Корпус лодки содрогнулся, вода ворвалась в последний отсек.

Падение в тартарары продолжалось.

— Ну вот и все, — промолвил Ванин. — Сейчас нас раздавит.

Все невольно сжались, будто это могло чем-то помочь. Камеру вдруг затрясло, задергало.

— Всем включиться в аппараты ИДА! — крикнул Юдин. На такой глубине они бы никого не спасли, родные «идашки». Но Слюсаренко и Черников, скорее по рефлексу на команду, чем по здравому разумению, навесили на себя нагрудники с баллончиками, продели головы в «хомуты» дыхательных мешков, натянули маски и открыли вентили кислородно-гелиевой смеси. Это-то их и спасло, потому что в следующую секунду Юдин, замешкавшийся с аппаратом, вдруг сник, осел и без чувств свалился в притопленную шахту нижнего люка. Оба мичмана тут же его вытащили и уложили на сиденья нижнего яруса, обегавшие камеру по кругу. Комдив еще был жив — хрипел.

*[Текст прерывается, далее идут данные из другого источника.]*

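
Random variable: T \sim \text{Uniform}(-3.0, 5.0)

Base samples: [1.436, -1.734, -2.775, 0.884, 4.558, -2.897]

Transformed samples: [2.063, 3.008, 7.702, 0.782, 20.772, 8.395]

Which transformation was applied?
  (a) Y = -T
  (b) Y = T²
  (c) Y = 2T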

— Помогите ему! — приказал Ванин.

Слюсаренко стал натягивать на него маску, но сделать это без помощи самого Юдина было весьма непросто. Вдвоем с Черниковым они промучились с маской минут пять, пока не поняли, что пытаются натянуть ее на труп. Тогда они подняли головы и увидели, что командир, Ванин, сидит ссутулившись на верхнем ярусе и хрипит, как только что бился в конвульсиях Юдин. Рядом с ним прикорнул техник-вычислитель мичман Краснобаев.

Аппаратов ИДА по счастливой случайности оказалось в камере ровно столько же, сколько и людей, «Идашки» вообще не должны были здесь находиться. Просто доктор, готовясь использовать ВСК как барокамеру для кислородной терапии, велел перетащить сюда пять аппаратов.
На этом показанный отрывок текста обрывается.